Jika tongkrongan anak muda Jaksel kerap diasosiasikan dengan caffee dan resto bertarif mahal, maka remaja SCBD sudah merasa bahagia jika bisa jajan tahu bulat atau minum minuman Nutrisari.

Dengan uang jajan Rp 50.000 mereka bisa menjadi “idola” yang dimimpikannya. Dengan busana yang dibeli murah dari market place atau berburu dari penjualan barang bekas serta memadupadankan sesuai seleranya, mereka bisa tampil maksimal seperti pesohor.

Kolektivitas kelompok menjadikan mereka memiliki teman yang se-ide dan sependapat akan artinya “indentitas”.

Tampil menjadi “selebgram” seperti Bonge, Kurma, Jeje atau Roy yang diundang menjadi tamu podcast para influencer atau model foto dan video serta mendapat bayaran profesional, menjadi salah satu tujuan remaja-remaja SCBD.

Mereka tidak ubahnya dengan artis-artis panggung yang rindu order manggung atau politisi-politisi kita yang butuh narsis agar diketahui konstituen.

Remaja SCBD seperti halnya “anak baru gede” atau ABG butuh pengakuan akan identitas dan eksistensinya.
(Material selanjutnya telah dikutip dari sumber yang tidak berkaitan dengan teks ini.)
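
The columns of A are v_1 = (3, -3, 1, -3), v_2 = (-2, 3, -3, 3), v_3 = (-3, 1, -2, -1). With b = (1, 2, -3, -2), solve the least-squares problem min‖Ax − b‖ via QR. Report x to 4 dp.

q_1 = v_1/‖v_1‖ = (3, -3, 1, -3)/5.2915 = (0.5669, -0.5669, 0.1890, -0.5669).
r_{12} = q_1·v_2 = -5.1025.
u_2 = v_2 + 5.1025·q_1 = (0.8929, 0.1071, -2.0357, 0.1071).
‖u_2‖ = 2.2281, so q_2 = (0.4007, 0.0481, -0.9137, 0.0481).
r_{13} = q_1·v_3 = -2.0788; r_{23} = q_2·v_3 = 0.6251.
u_3 = v_3 + 2.0788·q_1 − 0.6251·q_2 = (-2.0719, -0.2086, -1.0360, -2.2086).
‖u_3‖ = 3.2075, so q_3 = (-0.6460, -0.0650, -0.3230, -0.6886).
Qᵀb = (0.0000, 3.1417, 1.5701).
Back-substitute: x_3 = 1.5701/3.2075 = 0.4895.
x_2 = (3.1417 − 0.6251·0.4895)/2.2281 = 1.2727.
x_1 = (0.0000 + 5.1025·1.2727 + 2.0788·0.4895)/5.2915 = 1.4196.

x = (1.4196, 1.2727, 0.4895)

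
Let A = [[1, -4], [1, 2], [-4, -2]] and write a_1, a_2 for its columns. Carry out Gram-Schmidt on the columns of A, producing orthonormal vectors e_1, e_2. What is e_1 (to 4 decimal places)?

a_1 = (1, 1, -4); ‖a_1‖ = 4.2426, so e_1 = (0.2357, 0.2357, -0.9428).

e_1 = (0.2357, 0.2357, -0.9428)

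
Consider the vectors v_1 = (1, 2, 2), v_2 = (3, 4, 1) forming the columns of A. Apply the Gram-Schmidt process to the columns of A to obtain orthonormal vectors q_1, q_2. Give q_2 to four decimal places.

v_1 = (1, 2, 2); ‖v_1‖ = 3.0000, so q_1 = (0.3333, 0.6667, 0.6667).
q_1·v_2 = 0.3333·3 + 0.6667·4 + 0.6667·1 = 4.3333.
u_2 = v_2 − 4.3333·q_1 = (1.5556, 1.1111, -1.8889).
‖u_2‖ = 2.6874, so q_2 = (0.5788, 0.4134, -0.7029).

q_2 = (0.5788, 0.4134, -0.7029)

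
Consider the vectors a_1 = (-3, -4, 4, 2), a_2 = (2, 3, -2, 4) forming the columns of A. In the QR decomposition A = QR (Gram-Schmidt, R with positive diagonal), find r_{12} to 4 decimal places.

r_{12} = -2.6833

e_1 = a_1/‖a_1‖ = (-3, -4, 4, 2)/6.7082 = (-0.4472, -0.5963, 0.5963, 0.2981).
r_{12} = e_1·a_2 = -2.6833.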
Mereka galau jika tidak mendapat pengakuan dari lingkungannya, belum lagi ajang eksistensi di Citayam, Bojonggede atau Depok memang tidak mendukung.

Ada berapakah ruang terbuka hijau dan senyaman Dukuh Atas atau minimal instagramable ada di Citayam? Apakah Bojonggede memiliki salasar senyaman kawasan pedestrian ala Sudirman?

David Chaney, mahaguru sosiologi dari Universitas Durham, Inggris menyebut fenomena seperti Citayam Wave adalah bagian dari gaya hidup yang menjadi ciri dunia modern yang disebut modernitas.

Siapapun yang hidup di dalam masyarakat modern akan menggunakan gagasan tentang gaya hidup untuk menggambarkan tindakannya sendiri ataupun orang lain.

Gaya hidup adalah pola-pola tindakan yang membedakan antara satu orang dengan yang lainya.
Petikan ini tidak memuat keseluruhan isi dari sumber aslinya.